10 I think the appeal should be dismissed with costs.
11 SHELLER JA: I have had the benefit of reading in draft the judgments of Meagher JA and Giles JA. For reasons their Honours have given I agree that the appeal should be dismissed with costs.
12 GILES JA: The issue in this appeal may be shortly stated. The respondent had a monthly tenancy from the landlord pursuant to s 127 of the Conveyancing Act 1919, that is, a tenancy terminable at the will of either party on one month's notice in writing ("the tenancy"). It granted to the appellants retail shop leases within the meaning of the Retail Leases Act 1994 ("the Act") for terms of approximately fifteen months ("the sub -leases"). Section 16 of the Act would extend the sub-leases to terms of five years, save that by s 16(5) it does not apply to the sub-leases "to the extent that its application would be inconsistent with the terms of" the tenancy. Was there inconsistency for the purposes of s 16(5) if the terms of the sub-leases, already greater than the period of the underlying tenancy, were extended, and if so to what extent?
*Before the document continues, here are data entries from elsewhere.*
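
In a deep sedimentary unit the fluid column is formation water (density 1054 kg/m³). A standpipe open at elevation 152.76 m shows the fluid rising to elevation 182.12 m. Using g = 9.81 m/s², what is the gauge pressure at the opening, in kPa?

P ≈ 304 kPa

Pressure head ψ = h − z = 182.12 − 152.76 = 29.36 m.
P = ρgψ = 1054 × 9.81 × 29.36 = 303575 Pa ≈ 304 kPa.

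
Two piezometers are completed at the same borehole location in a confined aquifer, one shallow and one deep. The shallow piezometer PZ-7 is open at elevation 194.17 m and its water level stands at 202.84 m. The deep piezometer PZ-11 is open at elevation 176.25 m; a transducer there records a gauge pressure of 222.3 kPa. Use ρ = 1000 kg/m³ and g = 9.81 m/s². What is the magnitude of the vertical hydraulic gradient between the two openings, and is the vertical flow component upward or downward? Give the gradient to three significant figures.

Total head at PZ-7: h = 202.84 m (water level in the standpipe).
Pressure head at PZ-11: ψ = P/(ρg) = 222.3×1000 / (1000 × 9.81) = 22.66 m.
Total head at PZ-11: h = z + ψ = 176.25 + 22.66 = 198.91 m.
Δh = h(PZ-7) − h(PZ-11) = 202.84 − 198.91 = 3.93 m.
Vertical separation Δz = 194.17 − 176.25 = 17.92 m.
|i_v| = |Δh| / Δz = 3.93 / 17.92 = 0.219.
Head is higher in the shallow piezometer, so vertical flow is downward (recharge condition).

|i_v| ≈ 0.219; vertical flow is downward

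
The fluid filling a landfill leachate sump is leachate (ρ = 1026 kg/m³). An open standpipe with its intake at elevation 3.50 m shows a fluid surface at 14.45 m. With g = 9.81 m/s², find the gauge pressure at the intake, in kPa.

P ≈ 110 kPa

Pressure head ψ = h − z = 14.45 − 3.50 = 10.95 m.
P = ρgψ = 1026 × 9.81 × 10.95 = 110212 Pa ≈ 110 kPa.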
13 Section 16 of the Act provides so far as immediately relevant -
"16. Minimum 5 year terms
(i) The term for which a retail shop lease is entered into, together with any further term or terms provided for by any agreement or option for the acquisition by the lessee of a further term as an extension or renewal of the lease, must not be less than 5 years. An agreement or option is not taken into account if it was entered into or conferred after the lease was entered into.